Publicis Groupe has formed a bespoke creative, media and PR team to serve the whole Procter & Gamble account in the UK.
This will create a one-stop agency shop with several agencies working on P&G brands from Saatchi & Saatchi's central London offices.
The move comes only weeks after P&G consolidated all of its media into Publicis and is part of a broader strategy to simply its agency arrangements across the world and cut its marketing budget by US$2 billion over the next five years.
The reductions include US$1 billion or more in media spend and another US$500 million on agency fees, in addition to about US$600 million of previous cuts that reduced P&G’s spending to around US$1.4 billion annually.
P&G has already cut a third of its creative and production fees globally. It estimates 95% of its creative work is handled by about 20% of its agencies but global marketing boss Marc Pritchard says the long tail of the other 80% is still too long.

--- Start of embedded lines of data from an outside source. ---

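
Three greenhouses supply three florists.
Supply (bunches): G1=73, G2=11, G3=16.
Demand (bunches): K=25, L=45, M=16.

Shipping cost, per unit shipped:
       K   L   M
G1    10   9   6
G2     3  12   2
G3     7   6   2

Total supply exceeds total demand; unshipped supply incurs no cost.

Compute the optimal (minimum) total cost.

610

Optimal allocation:
  G1→K: 14 × 10 = 140
  G1→L: 45 × 9 = 405
  G2→K: 11 × 3 = 33
  G3→M: 16 × 2 = 32
Total = 140 + 405 + 33 + 32 = 610.
(Supply check: G1 ships 59; G2 ships 11; G3 ships 16.)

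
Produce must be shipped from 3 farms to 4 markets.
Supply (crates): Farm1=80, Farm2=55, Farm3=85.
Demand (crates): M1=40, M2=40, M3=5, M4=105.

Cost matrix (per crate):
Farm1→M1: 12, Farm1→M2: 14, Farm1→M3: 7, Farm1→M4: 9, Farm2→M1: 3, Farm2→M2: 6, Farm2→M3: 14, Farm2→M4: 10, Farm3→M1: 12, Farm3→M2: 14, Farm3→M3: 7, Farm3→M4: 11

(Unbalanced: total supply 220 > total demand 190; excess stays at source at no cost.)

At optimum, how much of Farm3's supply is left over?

30

Minimum-cost shipments:
  Farm1 to M4: 80 × 9 = 720
  Farm2 to M1: 40 × 3 = 120
  Farm2 to M2: 15 × 6 = 90
  Farm3 to M2: 25 × 14 = 350
  Farm3 to M3: 5 × 7 = 35
  Farm3 to M4: 25 × 11 = 275
Total cost = 1590.
Farm3 ships 55 of its 85, leaving 30.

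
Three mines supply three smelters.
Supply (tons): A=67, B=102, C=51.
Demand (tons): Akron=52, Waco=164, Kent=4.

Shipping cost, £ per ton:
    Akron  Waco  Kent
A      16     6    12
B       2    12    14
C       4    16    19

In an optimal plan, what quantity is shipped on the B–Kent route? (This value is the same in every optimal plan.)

4

Optimal shipments:
  A to Waco: 67 × £6 = £402
  B to Akron: 1 × £2 = £2
  B to Waco: 97 × £12 = £1164
  B to Kent: 4 × £14 = £56
  C to Akron: 51 × £4 = £204
Total cost = £1828.
So B→Kent carries 4 tons.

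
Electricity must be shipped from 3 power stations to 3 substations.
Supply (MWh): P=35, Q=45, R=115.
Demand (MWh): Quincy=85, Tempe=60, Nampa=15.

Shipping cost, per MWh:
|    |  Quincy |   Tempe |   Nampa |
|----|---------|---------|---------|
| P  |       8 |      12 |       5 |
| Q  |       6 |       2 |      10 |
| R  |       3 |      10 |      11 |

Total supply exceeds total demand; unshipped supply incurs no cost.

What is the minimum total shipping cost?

One minimum-cost allocation:
  P to Nampa: 15 × 5 = 75
  Q to Tempe: 45 × 2 = 90
  R to Quincy: 85 × 3 = 255
  R to Tempe: 15 × 10 = 150
Total = 75 + 90 + 255 + 150 = 570.
(Supply check: P ships 15; Q ships 45; R ships 100.)

570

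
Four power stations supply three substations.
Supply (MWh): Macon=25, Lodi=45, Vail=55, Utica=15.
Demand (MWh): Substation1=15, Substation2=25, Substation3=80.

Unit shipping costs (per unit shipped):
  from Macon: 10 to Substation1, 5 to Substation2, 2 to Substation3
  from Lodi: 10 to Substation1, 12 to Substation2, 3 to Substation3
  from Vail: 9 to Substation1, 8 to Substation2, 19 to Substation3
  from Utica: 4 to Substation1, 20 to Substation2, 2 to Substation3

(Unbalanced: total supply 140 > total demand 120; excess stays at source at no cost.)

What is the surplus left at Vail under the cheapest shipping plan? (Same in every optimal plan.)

An optimal plan:
  Macon–Substation3: 25 × 2 = 50
  Lodi–Substation3: 45 × 3 = 135
  Vail–Substation1: 10 × 9 = 90
  Vail–Substation2: 25 × 8 = 200
  Utica–Substation1: 5 × 4 = 20
  Utica–Substation3: 10 × 2 = 20
Total cost = 515.
Vail ships 35 of its 55, leaving 20.

20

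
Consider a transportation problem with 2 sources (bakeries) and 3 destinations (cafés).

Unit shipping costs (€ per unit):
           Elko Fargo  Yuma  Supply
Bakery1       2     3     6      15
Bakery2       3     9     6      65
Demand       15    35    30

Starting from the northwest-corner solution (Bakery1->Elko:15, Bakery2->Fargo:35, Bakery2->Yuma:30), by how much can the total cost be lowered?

Current plan cost = 15·2 + 35·9 + 30·6 = €525.
Optimal plan:
  Bakery1->Fargo: 15 × €3 = €45
  Bakery2->Elko: 15 × €3 = €45
  Bakery2->Fargo: 20 × €9 = €180
  Bakery2->Yuma: 30 × €6 = €180
Optimal cost = €450.
Saving = 525 − 450 = €75.

75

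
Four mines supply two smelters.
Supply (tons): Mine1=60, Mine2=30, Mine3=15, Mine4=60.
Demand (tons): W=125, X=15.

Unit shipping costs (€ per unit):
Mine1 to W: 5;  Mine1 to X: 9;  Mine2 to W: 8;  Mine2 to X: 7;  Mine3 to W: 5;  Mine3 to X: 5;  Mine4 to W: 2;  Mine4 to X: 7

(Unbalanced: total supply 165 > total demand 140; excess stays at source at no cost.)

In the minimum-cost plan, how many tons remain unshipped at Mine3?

0

Minimum-cost shipments:
  Mine1→W: 60 × €5 = €300
  Mine2→X: 5 × €7 = €35
  Mine3→W: 5 × €5 = €25
  Mine3→X: 10 × €5 = €50
  Mine4→W: 60 × €2 = €120
Total cost = €530.
Mine3 ships 15 of its 15, leaving 0.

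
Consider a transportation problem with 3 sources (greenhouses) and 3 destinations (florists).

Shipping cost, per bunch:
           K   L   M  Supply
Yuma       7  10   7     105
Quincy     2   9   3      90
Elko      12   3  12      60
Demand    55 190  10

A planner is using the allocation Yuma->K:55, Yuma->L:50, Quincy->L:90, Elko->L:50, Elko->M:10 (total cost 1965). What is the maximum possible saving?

Current plan cost = 55·7 + 50·10 + 90·9 + 50·3 + 10·12 = 1965.
Optimal plan:
  Yuma->L: 105 × 10 = 1050
  Quincy->K: 55 × 2 = 110
  Quincy->L: 25 × 9 = 225
  Quincy->M: 10 × 3 = 30
  Elko->L: 60 × 3 = 180
Optimal cost = 1595.
Saving = 1965 − 1595 = 370.

370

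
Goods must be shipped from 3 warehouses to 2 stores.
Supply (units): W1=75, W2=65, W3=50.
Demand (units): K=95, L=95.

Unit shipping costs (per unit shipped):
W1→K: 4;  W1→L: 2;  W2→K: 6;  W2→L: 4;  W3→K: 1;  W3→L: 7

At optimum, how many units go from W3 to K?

Optimal shipments:
  W1–K: 45 × 4 = 180
  W1–L: 30 × 2 = 60
  W2–L: 65 × 4 = 260
  W3–K: 50 × 1 = 50
Total cost = 550.
So W3→K carries 50 units.

50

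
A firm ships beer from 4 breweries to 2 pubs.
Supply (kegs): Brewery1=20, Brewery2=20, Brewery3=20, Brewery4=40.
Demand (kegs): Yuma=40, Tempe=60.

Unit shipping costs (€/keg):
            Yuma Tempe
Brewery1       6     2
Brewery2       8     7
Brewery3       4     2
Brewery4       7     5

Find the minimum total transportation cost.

One minimum-cost allocation:
  Brewery1–Tempe: 20 × €2 = €40
  Brewery2–Yuma: 20 × €8 = €160
  Brewery3–Yuma: 20 × €4 = €80
  Brewery4–Tempe: 40 × €5 = €200
Total = 40 + 160 + 80 + 200 = €480.
(Supply check: Brewery1 ships 20; Brewery2 ships 20; Brewery3 ships 20; Brewery4 ships 40.)

480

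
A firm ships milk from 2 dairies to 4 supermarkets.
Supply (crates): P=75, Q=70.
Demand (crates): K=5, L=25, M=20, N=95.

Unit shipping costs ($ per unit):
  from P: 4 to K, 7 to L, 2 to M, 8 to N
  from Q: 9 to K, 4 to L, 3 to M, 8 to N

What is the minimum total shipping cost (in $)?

920

An optimal shipping plan:
  P to K: 5 × $4 = $20
  P to M: 20 × $2 = $40
  P to N: 50 × $8 = $400
  Q to L: 25 × $4 = $100
  Q to N: 45 × $8 = $360
Total = 20 + 40 + 400 + 100 + 360 = $920.
(Supply check: P ships 75; Q ships 70.)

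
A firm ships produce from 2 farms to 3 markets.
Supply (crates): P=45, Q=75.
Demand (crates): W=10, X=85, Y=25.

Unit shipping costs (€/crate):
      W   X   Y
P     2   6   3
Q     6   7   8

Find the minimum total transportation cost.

A cheapest plan:
  P→W: 10 × €2 = €20
  P→X: 10 × €6 = €60
  P→Y: 25 × €3 = €75
  Q→X: 75 × €7 = €525
Total = 20 + 60 + 75 + 525 = €680.

680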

Digital media is firmly in the cross hairs of Pritchard. P&G revealed it is breaking up its Hawkeye programmatic digital media buying operation, which includes ditching its original tech provider AudienceScience in favour of using different vendors regionally, such as Neustar and The Trade Desk.
UK restructure
This has motivated P&G to return to a full-service model, like the repositioning in the UK where all of its agencies will be housed under the one roof.
This includes moving talent from Leo Burnett, Publcis Worldwide, Publicis Media and MSL into Saatchi & Saatchi London’s Chancery Lane office, according to Campaign.
The new team will follow Publicis Groupe’s interdependent model, which means that each brand account will continue to be led the agencies that currently hold the business.
What this means for Australia
In Australia, MediaCom has the $50 media account and won a three-year extension of the business with the addition of P&G New Zealand late last year.
The creative for most P&G brands are produced overseas. WPP's Grey has several P&G brands on its books including Ambi Pur, Gillette and Pantene. AdNews understands that Ogilvy also carries out local work for P&G and MediaCom, which has a creative arm, can also make creative variations.
P&G underwent regional pitching and consolidation in parts of Asia-Pacific late last year. AdNews is not aware of any plans to change the model in Australia.